Motive behind slayings remains a mystery
Sheriff’s officers said Wednesday that their investigation of last week’s killing of a Mount Spokane couple so far has failed to provide a clear picture.
One reason is that the suspect, the couple’s 18-year-old son, has invoked his right to remain silent, Detective Sgt. Jim Goodwin said in a press conference.
Mount Spokane High School senior Bryan P. Kim was charged Monday with two counts of second-degree murder in the deaths of his parents, Richard and Terri Kim. Their bodies were found in a shed next to the family’s home in the 18400 block of East Eagle Ridge Lane, near Mount Spokane.
Richard Kim, a respiratory therapist, died of multiple stab wounds and Terri Kim, a Rogers High math teacher, had been strangled. Terri Kim also “had some head trauma,” Goodwin said Wednesday.
He said investigators haven’t determined which victim died first and declined to discuss his “working hypothesis” about what happened.
Bryan Kim’s sister, Jessica Kim, who no longer lived in the family home, told deputies her brother was diagnosed with bipolar disorder. A prescription medicine used to treat the disorder was found in Bryan Kim’s car.
But Goodwin said detectives haven’t documented Kim’s medical history or determined whether he had been taking his medicine.
Kim’s criminal history shows several arrests – although no convictions – for attacks on his parents or sheriff’s deputies who intervened.
Court documents say Kim told his girlfriend on Wednesday last week that he and his parents had argued the night before over his Internet use and that they went for a walk and failed to return.
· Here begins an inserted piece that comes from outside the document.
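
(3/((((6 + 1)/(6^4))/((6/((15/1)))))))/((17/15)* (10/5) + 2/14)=92.21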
“Whether that is part of the reason for what happened, I don’t know,” Goodwin said of the reported argument.
Court documents say Kim’s girlfriend told officers he was angry with his parents because they had ordered him to move out of their home at the end of the year.
Sometimes it isn’t possible to know exactly what motivated a crime, Goodwin said, but Sheriff Ozzie Knezovich suggested that violent video games and other cultural factors may have contributed.
“We live in an age in which we have desensitized our youth to violence,” Knezovich said. “It’s one of the things that we need to work at as a society.”
Search warrant documents show that a book about the Dungeons & Dragons video game was found in Bryan Kim’s car – along with some knives.
Investigators from the Sheriff’s Office and Washington State Patrol found five knives in Bryan Kim’s downstairs bedroom, one at the kitchen sink and some more from an upstairs gun safe that Kim allegedly forced open.
A number of tools, including a drill and broken bits, were found next to the safe.
Goodwin said detectives are “hopeful” they have the knife used to kill Richard Kim, but “we don’t have one that sticks out like a sore thumb.” Laboratory tests will be needed to determine whether there are traces of blood on any of the knives.
Contrary to a persistent rumor, Goodwin said, no weapon was found in a trash can at Mount Spokane High School, where a school resource deputy took Bryan Kim into custody. Nor was any evidence found in Kim’s school locker.
Officers found a Ruger .22-caliber semiautomatic pistol in a nightstand in Kim’s bedroom, which they believe he took from his father’s gun safe. But Goodwin said detectives have no evidence that Kim planned to hurt anyone else at school or elsewhere.
Nor do they have evidence that he planned to kill his parents. Knezovich said he will seek first-degree murder charges if evidence of premeditation is found.
Goodwin said he didn’t know why Kim would work so hard to break into the gun safe and take only a .22-caliber pistol while leaving behind a number of other handguns and other firearms.
The .22 wasn’t loaded, but there were two loaded magazines next to it.
“It’s not clear to us,” Goodwin said. “It is curious.”